If you want to control the number of mappers launched for DistCp, you can add the -m option and set it to the desired number of mappers.

When using DistCp from a Hadoop cluster running in cloud infrastructure, increasing the number of mappers may speed up the operation, as well as increase the likelihood that some of the source data will be held on the hosts running the mappers.

Similarly, if copying to a remote a cluster in a different region, it is possible that the bandwidth from the Hadoop cluster to Amazon S3 is the bottleneck. In such a situation, because the bandwidth is shared across all mappers, adding more mappers will not accelerate the upload: it will merely slow all the mappers down.
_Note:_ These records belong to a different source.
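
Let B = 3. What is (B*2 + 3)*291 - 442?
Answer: 2177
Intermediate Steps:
(B*2 + 3)*291 - 442 = (3*2 + 3)*291 - 442 = (6 + 3)*291 - 442 = 9*291 - 442 = 2619 - 442 = 2177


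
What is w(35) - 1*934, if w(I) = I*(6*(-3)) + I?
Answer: -1529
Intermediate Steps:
w(I) = -17*I (w(I) = I*(-18) + I = -18*I + I = -17*I)
w(35) - 1*934 = -17*35 - 1*934 = -595 - 934 = -1529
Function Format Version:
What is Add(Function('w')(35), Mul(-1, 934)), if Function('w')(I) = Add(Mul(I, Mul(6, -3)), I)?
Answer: -1529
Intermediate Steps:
Function('w')(I) = Mul(-17, I) (Function('w')(I) = Add(Mul(I, -18), I) = Add(Mul(-18, I), I) = Mul(-17, I))
Add(Function('w')(35), Mul(-1, 934)) = Add(Mul(-17, 35), Mul(-1, 934)) = Add(-595, -934) = -1529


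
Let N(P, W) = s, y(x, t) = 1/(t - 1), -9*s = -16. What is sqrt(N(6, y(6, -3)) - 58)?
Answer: I*sqrt(506)/3 ≈ 7.4981*I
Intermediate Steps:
s = 16/9 (s = -1/9*(-16) = 16/9 ≈ 1.7778)
y(x, t) = 1/(-1 + t)
N(P, W) = 16/9
sqrt(N(6, y(6, -3)) - 58) = sqrt(16/9 - 58) = sqrt(-506/9) = I*sqrt(506)/3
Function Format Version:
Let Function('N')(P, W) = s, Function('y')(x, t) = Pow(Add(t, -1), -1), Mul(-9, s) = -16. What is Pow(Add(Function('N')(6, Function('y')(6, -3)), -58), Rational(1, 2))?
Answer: Mul(Rational(1, 3), I, Pow(506, Rational(1, 2))) ≈ Mul(7.4981, I)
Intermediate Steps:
s = Rational(16, 9) (s = Mul(Rational(-1, 9), -16) = Rational(16, 9) ≈ 1.7778)
Function('y')(x, t) = Pow(Add(-1, t), -1)
Function('N')(P, W) = Rational(16, 9)
Pow(Add(Function('N')(6, Function('y')(6, -3)), -58), Rational(1, 2)) = Pow(Add(Rational(16, 9), -58), Rational(1, 2)) = Pow(Rational(-506, 9), Rational(1, 2)) = Mul(Rational(1, 3), I, Pow(506, Rational(1, 2)))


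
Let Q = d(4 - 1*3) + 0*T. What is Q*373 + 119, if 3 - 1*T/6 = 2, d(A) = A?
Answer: 492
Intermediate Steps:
T = 6 (T = 18 - 6*2 = 18 - 12 = 6)
Q = 1 (Q = (4 - 1*3) + 0*6 = (4 - 3) + 0 = 1 + 0 = 1)
Q*373 + 119 = 1*373 + 119 = 373 + 119 = 492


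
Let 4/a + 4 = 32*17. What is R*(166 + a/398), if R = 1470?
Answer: 437039869/1791 ≈ 2.4402e+5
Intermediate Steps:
a = 1/135 (a = 4/(-4 + 32*17) = 4/(-4 + 544) = 4/540 = 4*(1/540) = 1/135 ≈ 0.0074074)
R*(166 + a/398) = 1470*(166 + (1/135)/398) = 1470*(166 + (1/135)*(1/398)) = 1470*(166 + 1/53730) = 1470*(8919181/53730) = 437039869/1791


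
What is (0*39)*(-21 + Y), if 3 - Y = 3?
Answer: 0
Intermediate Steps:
Y = 0 (Y = 3 - 1*3 = 3 - 3 = 0)
(0*39)*(-21 + Y) = (0*39)*(-21 + 0) = 0*(-21) = 0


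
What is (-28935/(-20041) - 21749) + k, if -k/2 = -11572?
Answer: 27986130/20041 ≈ 1396.4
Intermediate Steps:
k = 23144 (k = -2*(-11572) = 23144)
(-28935/(-20041) - 21749) + k = (-28935/(-20041) - 21749) + 23144 = (-28935*(-1/20041) - 21749) + 23144 = (28935/20041 - 21749) + 23144 = -435842774/20041 + 23144 = 27986130/20041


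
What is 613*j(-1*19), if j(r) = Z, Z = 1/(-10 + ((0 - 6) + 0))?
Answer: -613/16 ≈ -38.313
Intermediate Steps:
Z = -1/16 (Z = 1/(-10 + (-6 + 0)) = 1/(-10 - 6) = 1/(-16) = -1/16 ≈ -0.062500)
j(r) = -1/16
613*j(-1*19) = 613*(-1/16) = -613/16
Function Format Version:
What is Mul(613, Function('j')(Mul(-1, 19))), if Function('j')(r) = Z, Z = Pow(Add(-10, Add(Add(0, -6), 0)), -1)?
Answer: Rational(-613, 16) ≈ -38.313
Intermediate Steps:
Z = Rational(-1, 16) (Z = Pow(Add(-10, Add(-6, 0)), -1) = Pow(Add(-10, -6), -1) = Pow(-16, -1) = Rational(-1, 16) ≈ -0.062500)
Function('j')(r) = Rational(-1, 16)
Mul(613, Function('j')(Mul(-1, 19))) = Mul(613, Rational(-1, 16)) = Rational(-613, 16)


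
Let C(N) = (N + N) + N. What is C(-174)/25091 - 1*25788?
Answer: -647047230/25091 ≈ -25788.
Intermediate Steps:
C(N) = 3*N (C(N) = 2*N + N = 3*N)
C(-174)/25091 - 1*25788 = (3*(-174))/25091 - 1*25788 = -522*1/25091 - 25788 = -522/25091 - 25788 = -647047230/25091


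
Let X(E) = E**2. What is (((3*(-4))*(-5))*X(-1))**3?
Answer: 216000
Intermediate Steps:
(((3*(-4))*(-5))*X(-1))**3 = (((3*(-4))*(-5))*(-1)**2)**3 = (-12*(-5)*1)**3 = (60*1)**3 = 60**3 = 216000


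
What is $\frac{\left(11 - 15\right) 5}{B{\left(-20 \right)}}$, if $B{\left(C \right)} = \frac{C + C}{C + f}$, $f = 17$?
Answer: $- \frac{3}{2} \approx -1.5$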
The -bandwidth option sets the approximate maximum bandwidth for each mapper in Megabytes per second. This a floating point number, so a value such as -bandwidth 0.5 allocates 0.5 MB/s to each mapper.

The Challenge of Store Throttling

Some cloud stores (especially S3) throttle IO operations to a directory trees in their stores: the more load is placed on a directory tree, the more the caller is throttled. Request are either delayed, or actually rejected with a "throttled" error code, after which the client is expected to wait before retrying the operation.

Large distcp operations with many mappers can trigger this throttling, so slowing down the upload. In such a situation, reducing the bandwidth of each mapper can reduce the load the distcp operation places on the store, while still spreading the load around the cluster.

If adding more mappers and reducers to a distcp operation appears to actually slow down the upload, throttling is a possible cause: consider reducing the mapper count.